What matters most to Roush Industries is its people, so it bothers Operations Manager Mel Koslowski that in five to 10 years manufacturers are expected to experience a critical lack of skilled machinists. It is especially worrisome as the seasoned veterans who are currently leading companies begin to consider retirement.

“We definitely require high-tech machining systems like those from Makino for our production operations,” Mr. Koslowski says, “but we must also train people to use them. Even with automation, there will still be a need for a core group of people to engineer the parts, program and set up the machines to develop the prototypes that will eventually end up in production. We are seeing a growing gap between the availability of these jobs and the workers who possess these skills.”

Mr. Koslowski says that he has been to community colleges with impressive machine setups and great programs teaching the fundamentals of machining, but where these schools fall short is in recruiting high school students to join them. That is mostly because these days no industrial education courses are being taught in high schools—classes that traditionally piqued student’s interests and fed the career pipeline.

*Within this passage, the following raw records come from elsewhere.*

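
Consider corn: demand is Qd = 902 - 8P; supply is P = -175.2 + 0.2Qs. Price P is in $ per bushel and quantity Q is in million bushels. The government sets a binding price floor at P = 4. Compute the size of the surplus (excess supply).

Surplus = 26

Rewriting in direct form: Qs = 876 + 5P.
With P fixed at 4, quantity demanded is 870 and quantity supplied is 896.
Surplus = Qs - Qd = 896 - 870 = 26.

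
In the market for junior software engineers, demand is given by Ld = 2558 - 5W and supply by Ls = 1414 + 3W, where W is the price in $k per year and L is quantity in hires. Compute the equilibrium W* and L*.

Set Ld = Ls: 2558 - 5W = 1414 + 3W, so 1144 = 8W and W* = 143.
Then L* = 2558 - 5(143) = 1843.

W* = 143, L* = 1843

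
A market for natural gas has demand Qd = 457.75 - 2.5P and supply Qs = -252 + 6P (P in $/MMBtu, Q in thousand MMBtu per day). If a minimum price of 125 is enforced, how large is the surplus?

At P = 125: Qd = 145.25 and Qs = 498.
Surplus = Qs - Qd = 498 - 145.25 = 352.75.

Surplus = 352.75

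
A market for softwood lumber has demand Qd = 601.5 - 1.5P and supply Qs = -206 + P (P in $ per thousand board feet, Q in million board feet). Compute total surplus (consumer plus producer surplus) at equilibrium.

Total surplus = 11407.5

Set Qd = Qs: 601.5 - 1.5P = -206 + P, so 807.5 = 2.5P and P* = 323.
Substitute back: Q* = 601.5 - 1.5(323) = 117.
Demand choke price = 401; supply choke price = 206. CS = ½(401 - 323)(117) = 4563; PS = ½(323 - 206)(117) = 6844.5. Total surplus = 11407.5.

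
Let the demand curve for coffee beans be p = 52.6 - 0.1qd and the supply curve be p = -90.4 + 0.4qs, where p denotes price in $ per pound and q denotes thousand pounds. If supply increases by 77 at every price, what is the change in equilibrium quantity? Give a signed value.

Δq = 61.6

Solving each curve for q: qd = 526 - 10p and qs = 226 + 2.5p.
At equilibrium qd = qs, so 526 - 10p = 226 + 2.5p; collecting terms, 300 = 12.5p and p* = 24.
Substitute back: q* = 526 - 10(24) = 286.
After the shift, supply is qs = 303 + 2.5p.
The new intersection has 223 = 12.5p, i.e. p = 17.84, q = 347.6.
Δq = 347.6 - 286 = 61.6.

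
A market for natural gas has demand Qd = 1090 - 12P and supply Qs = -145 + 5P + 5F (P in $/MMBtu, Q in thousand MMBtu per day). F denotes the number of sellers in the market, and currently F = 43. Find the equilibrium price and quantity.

P* = 60, Q* = 370

With F = 43, supply is Qs = 70 + 5P.
At equilibrium Qd = Qs, so 1090 - 12P = 70 + 5P; collecting terms, 1020 = 17P and P* = 60.
Substitute back: Q* = 1090 - 12(60) = 370.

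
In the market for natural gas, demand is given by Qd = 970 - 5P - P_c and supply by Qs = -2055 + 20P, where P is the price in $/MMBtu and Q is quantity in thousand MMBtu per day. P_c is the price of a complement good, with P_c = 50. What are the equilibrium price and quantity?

With P_c = 50, demand is Qd = 920 - 5P.
Equating demand and supply, 920 - 5P = -2055 + 20P gives 25P = 2975, so P* = 119.
Substitute back: Q* = 920 - 5(119) = 325.

P* = 119, Q* = 325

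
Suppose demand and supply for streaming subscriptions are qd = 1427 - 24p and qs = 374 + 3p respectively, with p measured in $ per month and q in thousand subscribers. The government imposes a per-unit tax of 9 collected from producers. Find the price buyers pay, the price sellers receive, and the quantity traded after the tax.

The tax drives a wedge p_b - p_s = 9. Substituting p_s = p_b - 9 into supply: qs = 347 + 3p_b.
Equate demand and the shifted supply: 1427 - 24p_b = 347 + 3p_b, giving 27p_b = 1080, so p_b = 40.
Then p_s = 40 - 9 = 31 and q = 1427 - 24(40) = 467.

p_b = 40, p_s = 31, q = 467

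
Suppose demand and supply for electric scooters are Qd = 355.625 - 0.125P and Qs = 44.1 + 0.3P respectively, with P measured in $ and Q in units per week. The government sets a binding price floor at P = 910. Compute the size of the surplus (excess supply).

Evaluating both curves at the floor price 910 gives Qd = 241.875, Qs = 317.1.
Surplus = Qs - Qd = 317.1 - 241.875 = 75.225.

Surplus = 75.225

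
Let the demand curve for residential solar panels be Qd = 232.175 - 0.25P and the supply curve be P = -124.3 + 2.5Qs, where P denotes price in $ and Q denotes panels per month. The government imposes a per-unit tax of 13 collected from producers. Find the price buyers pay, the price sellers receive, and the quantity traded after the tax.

Solving each curve for Q: Qs = 49.72 + 0.4P.
Producers keep P_s = P_b - 13 per unit, so supply in terms of the buyer price is Qs = 44.52 + 0.4P_b.
Set Qd = Qs: 232.175 - 0.25P_b = 44.52 + 0.4P_b, so 187.655 = 0.65P_b and P_b = 288.7.
So P_s = 275.7 and the quantity traded is Q = 232.175 - 0.25(288.7) = 160.

P_b = 288.7, P_s = 275.7, Q = 160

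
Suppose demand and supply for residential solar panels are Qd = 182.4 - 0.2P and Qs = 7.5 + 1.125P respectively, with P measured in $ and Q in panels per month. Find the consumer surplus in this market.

Set Qd = Qs: 182.4 - 0.2P = 7.5 + 1.125P, so 174.9 = 1.325P and P* = 132.
Substitute back: Q* = 182.4 - 0.2(132) = 156.
Demand choke price (Qd = 0): P = 182.4/0.2 = 912. Consumer surplus = ½ × (912 - 132) × 156 = 60840.

Consumer surplus = 60840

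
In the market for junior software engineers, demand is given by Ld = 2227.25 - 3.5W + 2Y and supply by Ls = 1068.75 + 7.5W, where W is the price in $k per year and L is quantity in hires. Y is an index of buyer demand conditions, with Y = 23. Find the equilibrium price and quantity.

With Y = 23, demand is Ld = 2273.25 - 3.5W.
At equilibrium Ld = Ls, so 2273.25 - 3.5W = 1068.75 + 7.5W; collecting terms, 1204.5 = 11W and W* = 109.5.
From the demand curve, L* = 2273.25 - 3.5(109.5) = 1890.

W* = 109.5, L* = 1890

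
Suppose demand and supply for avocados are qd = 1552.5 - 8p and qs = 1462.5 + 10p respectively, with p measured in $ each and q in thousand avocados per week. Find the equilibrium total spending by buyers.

Total spending by buyers = 7562.5

Equating demand and supply, 1552.5 - 8p = 1462.5 + 10p gives 18p = 90, so p* = 5.
From the demand curve, q* = 1552.5 - 8(5) = 1512.5.
Total spending by buyers = p* × q* = 5 × 1512.5 = 7562.5.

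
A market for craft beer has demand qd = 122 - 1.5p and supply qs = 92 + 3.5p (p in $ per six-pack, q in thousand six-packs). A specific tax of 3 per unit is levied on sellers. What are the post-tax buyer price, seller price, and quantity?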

“Back in the day, I loved metal shop,” he says. “We learned the basics all through high school, and I really enjoyed that. It is the reason why I went into the machining industry. These days, high schools have closed their metal shops, so students have no idea that there’s another way to earn a living.”

Mr. Koslowski believes that there’s still a future in machining, and that students need to be informed of this—that they don’t necessarily have to go to college to be an administrator, businessperson or information technology professional.

“There are kids in this country that have natural talent with their hands,” he says. “They just need the exposure and to realize that these programs exist at their community colleges. They need to know that they could make a good living doing these types of jobs.”

In the meantime, Roush’s partnership with local schools and in developing its own training program has been successful, and Mr. Koslowski continues to challenge other industry leaders to help find a way to address the skills gap.